Publiziert am 18.10.2017

«La boîte aux lettres déborde, il ne sort plus de chez lui et les voisins l’ont aperçu sur son balcon tout dépenaillé.» Je venais de monter à bord de la voiture du médecin après la pause de midi et il me résumait la situation de ce Vaudois de 84 ans exilé au mayens de la Zour depuis la mort de sa femme. «Son fils a essayé de le joindre par téléphone sans succès. Inquiet, il a alors demandé à l’infirmière de passer le voir la semaine passée.»
Nous grimpions toujours plus haut dans le territoire saviésan, tandis que la couche de neige se faisait de plus en plus épaisse. Les derniers chalets dépassés, nous nous arrêtâmes. «Là…, c’est celui avec la voiture bleue devant.» En effet, une petite Toyota dépassait difficilement du mur formé par le chasse-neige, figée désormais dans un glaçon. Le chalet, lui, en contrebas de la route, supportait le poids de l’hiver.

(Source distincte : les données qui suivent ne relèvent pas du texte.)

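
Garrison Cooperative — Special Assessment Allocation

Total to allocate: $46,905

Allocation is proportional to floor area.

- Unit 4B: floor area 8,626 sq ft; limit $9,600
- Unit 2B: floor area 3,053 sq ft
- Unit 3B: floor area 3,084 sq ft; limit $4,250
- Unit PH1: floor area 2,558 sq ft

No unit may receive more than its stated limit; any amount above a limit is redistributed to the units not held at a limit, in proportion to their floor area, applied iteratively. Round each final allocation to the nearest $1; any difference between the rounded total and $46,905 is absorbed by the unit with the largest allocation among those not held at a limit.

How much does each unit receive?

Unit 4B: $9,600 | Unit 2B: $17,986 | Unit 3B: $4,250 | Unit PH1: $15,069

Combined floor area = 17,321.
Unconstrained shares: Unit 4B 23,359.07; Unit 2B 8,267.48; Unit 3B 8,351.42; Unit PH1 6,927.02.
Held at cap: Unit 4B ($9,600), Unit 3B ($4,250); balance $33,055 reallocated over remaining floor area 5,611.
Redistributed shares: Unit 2B 17,985.55 → $17,986; Unit PH1 15,069.45 → $15,069.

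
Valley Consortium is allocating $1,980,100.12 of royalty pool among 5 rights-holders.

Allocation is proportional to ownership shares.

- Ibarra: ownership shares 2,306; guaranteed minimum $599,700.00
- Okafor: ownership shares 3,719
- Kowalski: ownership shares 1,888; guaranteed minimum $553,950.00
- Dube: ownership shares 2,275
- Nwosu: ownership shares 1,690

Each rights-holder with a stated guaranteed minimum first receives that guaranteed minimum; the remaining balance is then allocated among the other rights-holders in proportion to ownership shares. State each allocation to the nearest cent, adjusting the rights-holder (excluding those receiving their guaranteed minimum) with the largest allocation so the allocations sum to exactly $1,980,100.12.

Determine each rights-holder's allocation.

Guaranteed amounts: Ibarra $599,700.00; Kowalski $553,950.00. Balance $826,450.12.
Balance split over remaining ownership shares 7,684: Okafor 399,995.83502 → $399,995.84; Dube 244,686.8848 → $244,686.88; Nwosu 181,767.4002 → $181,767.40.

Ibarra: $599,700.00 · Okafor: $399,995.84 · Kowalski: $553,950.00 · Dube: $244,686.88 · Nwosu: $181,767.40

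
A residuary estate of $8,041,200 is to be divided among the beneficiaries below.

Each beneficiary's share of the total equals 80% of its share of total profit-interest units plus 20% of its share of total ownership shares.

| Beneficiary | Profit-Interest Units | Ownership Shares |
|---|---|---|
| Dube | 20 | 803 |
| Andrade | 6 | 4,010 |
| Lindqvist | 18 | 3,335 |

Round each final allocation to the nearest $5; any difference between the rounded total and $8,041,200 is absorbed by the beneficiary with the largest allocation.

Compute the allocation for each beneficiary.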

Nous sortîmes de la voiture, prîmes nos affaires et nous dirigeâmes vers l’entrée. Mais un coup d’œil nous mis devant une évidence: le chalet en bois foncé était inaccessible! Il était juste là, à 10 m mais un épais mur blanc nous mettait au défi de venir à son assaut. Téméraire, je tentai un pas vaillant vers là où j’imaginais le chemin d’accès et m’enfonçai jusqu’à la cuisse dans le froid. Le temps que je me sorte de cette situation, le médecin me tendait une pelle à neige militaire.

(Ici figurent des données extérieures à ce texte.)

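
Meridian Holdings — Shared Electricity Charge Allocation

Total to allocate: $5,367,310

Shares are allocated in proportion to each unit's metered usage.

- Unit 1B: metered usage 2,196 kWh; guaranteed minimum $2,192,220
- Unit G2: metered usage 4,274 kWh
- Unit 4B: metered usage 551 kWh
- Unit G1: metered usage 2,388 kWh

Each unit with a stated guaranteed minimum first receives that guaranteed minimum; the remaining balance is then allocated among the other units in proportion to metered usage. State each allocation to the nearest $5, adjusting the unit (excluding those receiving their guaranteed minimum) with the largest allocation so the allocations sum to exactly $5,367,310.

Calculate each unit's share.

Unit 1B: $2,192,220; Unit G2: $1,881,370; Unit 4B: $242,545; Unit G1: $1,051,175

Fund the minimums — Unit 1B $2,192,220. Residual $3,175,090.
Residual split over remaining metered usage 7,213: Unit G2 1,881,371.78 → $1,881,370; Unit 4B 242,544.65 → $242,545; Unit G1 1,051,173.56 → $1,051,175.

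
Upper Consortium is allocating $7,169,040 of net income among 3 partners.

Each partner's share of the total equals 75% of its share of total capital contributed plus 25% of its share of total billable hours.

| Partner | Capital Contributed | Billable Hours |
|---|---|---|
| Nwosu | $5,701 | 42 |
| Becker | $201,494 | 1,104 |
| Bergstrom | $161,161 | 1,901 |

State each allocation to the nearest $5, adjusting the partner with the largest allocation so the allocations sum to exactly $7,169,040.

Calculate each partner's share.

Nwosu: $107,920 | Becker: $3,590,525 | Bergstrom: $3,470,595

Totals — capital contributed 368,356, billable hours 3,047.
Combined weights (75% capital contributed + 25% billable hours): Nwosu 0.0151; Becker 0.5008; Bergstrom 0.4841.
Unrounded shares: Nwosu 107,920.36; Becker 3,590,524.45; Bergstrom 3,470,595.19.
After rounding ($5): Nwosu $107,920; Becker $3,590,525; Bergstrom $3,470,595. Sum = $7,169,040.
Sum already equals the total — no adjustment.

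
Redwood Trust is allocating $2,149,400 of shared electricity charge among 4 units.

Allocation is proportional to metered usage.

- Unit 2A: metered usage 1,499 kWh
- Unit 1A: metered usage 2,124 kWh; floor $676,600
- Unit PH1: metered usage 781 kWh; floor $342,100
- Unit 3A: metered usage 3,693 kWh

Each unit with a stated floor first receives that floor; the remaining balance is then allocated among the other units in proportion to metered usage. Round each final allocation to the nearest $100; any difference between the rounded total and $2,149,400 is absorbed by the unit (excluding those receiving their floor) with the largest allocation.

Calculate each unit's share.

Guaranteed amounts: Unit 1A $676,600; Unit PH1 $342,100. Balance $1,130,700.
Balance split over remaining metered usage 5,192: Unit 2A 326,448.25 → $326,400; Unit 3A 804,251.75 → $804,300.

Unit 2A: $326,400 · Unit 1A: $676,600 · Unit PH1: $342,100 · Unit 3A: $804,300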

Une fois la tranchée creusée, nous parvînmes enfin devant la porte en chêne massif et frappâmes… Rien, aucune réponse, nous frappâmes à nouveau… un «Putain!» à l’accent vaudois marqué se fit entendre mais personne ne nous ouvrit. Suite à une troisième tentative, le médecin se décida à pénétrer dans cette forteresse.
Après trois jours de stage, c’était ma deuxième visite à domicile. Un élément de la vie de médecin généraliste que je pensais disparu avec le temps. Une constatation autant agréable que surprenante de savoir que la pratique restait plus ou moins courante. Rencontrer les patients dans leur foyer prend réellement plus de temps, cependant ils sont en général plus détendus qu’au cabinet. Un avantage considérable pour le médecin qui peut appréhender plus facilement la situation et connaître les habitudes de vie du patient.
Frappé en plein nez, j’étais abasourdis par l’environnement tant l’hygiène semblait absente: un mélange de transpiration, de litière pour chat et de nourriture flottait sur un champ de bataille jonché d’habits sales et froissés, de poussière et de tapis aux couleurs oubliées. Un chat sortait d’une fenêtre maintenue ouverte par une litière à moitié renversée qui servait de seul lien avec le monde extérieur. La table autour de laquelle le médecin et son patient discutaient soutenait diverses piles de documents, lettres et classeurs. Un carton de son repas de midi traînait sur une cuisinière au milieu des miettes des précédents repas, une gamelle au sol contenait encore un reste. Il n’y avait plus un seul espace immaculé dans tout ce bunker.
Un survivant hagard nous faisait face au centre de la pièce principale qui constituait la plus grande partie de son antre: «Le médecin qui vient me rendre visite! Eh ben, si je m’attendais à ça! Le médecin qui vient chez moi!» Un air étonné donnait vie à son visage usé par l’âge et la fatigue. Ses petits yeux bleus semblaient sortir d’un long sommeil. Sa bouche restait à demi ouverte, l’air hébété par notre arrivée. Ses maigres joues étaient mal rasées. Les cheveux blancs qui lui restaient se levaient en touffe par endroit. Sa chemise à carreau tachée semblait comme hésitante à être ou ne pas être dans le pantalon, taché et troué lui aussi. Des bretelles au motif d’edelweiss maintenaient ses habits devenus trop larges. Il restait les bras ballants le long du corps, figé. Notre patient était à l’image de son lieu de vie: à l’abandon.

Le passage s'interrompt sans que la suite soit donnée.